Zim records $1,6bn trade deficit Mr Jabangwe
Mr Jabangwe

Mr Jabangwe

Ishemunyoro Chingwere Business Reporter
Zimbabwe recorded a $1,6 billion trade deficit in the first 10 months of the year as imports continue to outpace earnings from the country’s exports. Figures released by the statistics agency show that the country’s earnings from January to end of October fell short of the $3 billion mark settling at just over $2,9 billion.

Imports on the other hand totalled $4,47 billion, a figure that took the deficit to a staggering $1,56 billion. The deficit, which is highlighted in latest statistics released by the Zimbabwe National Statistics Agency (ZimStat), is however, 25 percent less than the $2 billion recorded in the same period last year after the country took delivery of imports worthy $4,2 billion against $2,2 billion earned from exports.

The decline in the first 10 months will likely have a positive impact on the country’s annual trade deficit, which has been on a steady decline since 2015. In 2015 the country’s trade deficit shot to over $3 billion and settled at $3,3 billion but the figure fell to $2,3 billion last year after Government intervention that included protectionist policies like Statutory Instrument 64 of 2016 which has been credited for a jump in industrial capacity utilisation.

The Reserve Bank of Zimbabwe (RBZ) has also been on an offensive in an effort to cut the deficit by promoting exports and last year launched a $40 million Gold Development Initiative that is aimed at securing the much needed funding for small-scale miners. The result has seen them competing well in terms of deliveries to the country’s sole gold buyer Fidelity Printers and Refineries for onward export market.

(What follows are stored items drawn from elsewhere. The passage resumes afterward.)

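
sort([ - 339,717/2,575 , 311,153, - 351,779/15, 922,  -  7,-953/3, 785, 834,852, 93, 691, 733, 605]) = [-351, - 339, - 953/3, - 7,779/15, 93, 153,311, 717/2, 575,605,691, 733,785,  834, 852, 922 ]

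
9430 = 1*9430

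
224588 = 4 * 56147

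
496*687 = 340752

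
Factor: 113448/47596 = 2^1*3^1*29^1*73^( - 1)= 174/73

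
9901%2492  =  2425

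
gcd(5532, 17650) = 2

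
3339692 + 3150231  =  6489923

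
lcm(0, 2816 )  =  0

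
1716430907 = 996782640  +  719648267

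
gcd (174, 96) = 6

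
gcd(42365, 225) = 5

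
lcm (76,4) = 76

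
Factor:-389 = - 389^1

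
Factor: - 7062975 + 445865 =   -  2^1*5^1 * 619^1 * 1069^1=- 6617110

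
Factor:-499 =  - 499^1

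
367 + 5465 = 5832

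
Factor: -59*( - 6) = 2^1*3^1 * 59^1 = 354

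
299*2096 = 626704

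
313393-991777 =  - 678384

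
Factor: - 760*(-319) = 2^3*5^1*11^1*19^1*29^1 = 242440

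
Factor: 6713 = 7^2*137^1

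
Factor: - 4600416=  - 2^5 * 3^1*173^1*277^1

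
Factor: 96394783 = 71^1*1357673^1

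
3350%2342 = 1008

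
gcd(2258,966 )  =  2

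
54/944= 27/472 =0.06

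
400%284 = 116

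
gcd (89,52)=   1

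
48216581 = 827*58303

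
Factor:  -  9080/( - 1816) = 5 = 5^1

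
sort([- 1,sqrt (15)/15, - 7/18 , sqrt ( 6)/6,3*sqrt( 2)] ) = [ - 1,-7/18,sqrt(15 ) /15,sqrt (6)/6,3* sqrt( 2)]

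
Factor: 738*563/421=415494/421 = 2^1*3^2*41^1*421^(-1 )*563^1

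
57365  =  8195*7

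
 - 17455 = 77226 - 94681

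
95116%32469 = 30178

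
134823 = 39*3457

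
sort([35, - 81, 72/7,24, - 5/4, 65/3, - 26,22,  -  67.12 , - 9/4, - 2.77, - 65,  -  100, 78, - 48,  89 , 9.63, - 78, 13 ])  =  [ - 100, - 81, - 78,-67.12, - 65, - 48, - 26, - 2.77,- 9/4, - 5/4, 9.63, 72/7,13,  65/3,22, 24,35,78, 89 ] 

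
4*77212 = 308848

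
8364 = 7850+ 514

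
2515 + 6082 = 8597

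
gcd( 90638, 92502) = 2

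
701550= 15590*45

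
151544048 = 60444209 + 91099839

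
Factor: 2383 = 2383^1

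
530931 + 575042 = 1105973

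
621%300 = 21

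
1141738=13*87826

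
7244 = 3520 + 3724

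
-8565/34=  - 8565/34=- 251.91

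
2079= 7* 297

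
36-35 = 1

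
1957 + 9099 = 11056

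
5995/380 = 1199/76=15.78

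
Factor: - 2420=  - 2^2*5^1*11^2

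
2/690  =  1/345 = 0.00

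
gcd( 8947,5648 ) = 1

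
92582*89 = 8239798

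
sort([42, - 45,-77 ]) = [ -77 , - 45, 42] 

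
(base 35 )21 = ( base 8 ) 107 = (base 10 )71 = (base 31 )29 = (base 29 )2d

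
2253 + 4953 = 7206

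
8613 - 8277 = 336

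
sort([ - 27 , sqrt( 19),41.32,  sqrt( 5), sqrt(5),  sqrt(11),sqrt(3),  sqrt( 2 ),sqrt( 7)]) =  [ - 27,sqrt( 2),  sqrt(3),sqrt(5) , sqrt( 5),sqrt( 7), sqrt(11 ),sqrt(19 ),41.32 ] 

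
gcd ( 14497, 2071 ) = 2071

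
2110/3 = 2110/3 = 703.33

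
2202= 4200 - 1998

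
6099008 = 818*7456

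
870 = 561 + 309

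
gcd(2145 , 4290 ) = 2145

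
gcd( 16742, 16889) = 1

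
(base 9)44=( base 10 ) 40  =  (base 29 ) 1B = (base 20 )20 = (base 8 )50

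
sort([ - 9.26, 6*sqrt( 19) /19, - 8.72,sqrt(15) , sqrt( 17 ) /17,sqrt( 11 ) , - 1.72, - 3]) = [- 9.26, - 8.72, - 3, - 1.72,sqrt( 17)/17,6 * sqrt( 19 )/19,sqrt( 11 ),sqrt(15) ] 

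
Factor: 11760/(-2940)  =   - 4=- 2^2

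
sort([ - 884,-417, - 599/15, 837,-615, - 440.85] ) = [ - 884, - 615,-440.85,  -  417,- 599/15,837]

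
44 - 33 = 11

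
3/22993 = 3/22993 = 0.00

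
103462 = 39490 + 63972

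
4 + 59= 63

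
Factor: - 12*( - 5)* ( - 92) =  - 2^4*3^1*5^1 * 23^1 = - 5520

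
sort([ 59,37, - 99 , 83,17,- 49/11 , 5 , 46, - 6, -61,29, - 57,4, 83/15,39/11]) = [ - 99, - 61, - 57, -6, - 49/11, 39/11,4, 5,83/15,17, 29 , 37 , 46, 59,  83]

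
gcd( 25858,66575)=1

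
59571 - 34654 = 24917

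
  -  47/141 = -1 + 2/3  =  - 0.33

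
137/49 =2 + 39/49 = 2.80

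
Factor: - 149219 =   -  7^1 * 21317^1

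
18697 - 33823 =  - 15126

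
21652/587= 21652/587=36.89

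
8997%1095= 237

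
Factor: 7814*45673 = 356888822 =2^1*3907^1*45673^1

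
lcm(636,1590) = 3180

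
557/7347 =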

Elsewhere, Zimbabwe’s biggest trading partner, South Africa, maintained its stranglehold with 41 percent, (just over $1,8 billion), of Zimbabwe’s imports in the first 10 months of the year coming from the southern neighbours. While authorities might be worried that the deficit remains high, the Confederation of Zimbabwe Industries (CZI), reckons some of the imports keeping the bill on the high are capital goods, which will soon stimulate local industrial growth and consequently lower imports.

Speaking to our sister publication, The Sunday Mail Business, earlier in the year CZI president Sifelani Jabangwe, said soaring imports do not necessarily mean that protectionist policies are failing.

“Yes, the (import) bill has not changed but you have to note the changes in the bill’s composition. If you look at the 2017 bill, you will notice that although some finished goods are still there, capital goods now make up a large chunk of it as industry re-equips and retool buoyed by SI 64 success. So sooner than later, the bill will fall because you don’t retool everyday as people do when importing finished products,” said Mr Jabangwe.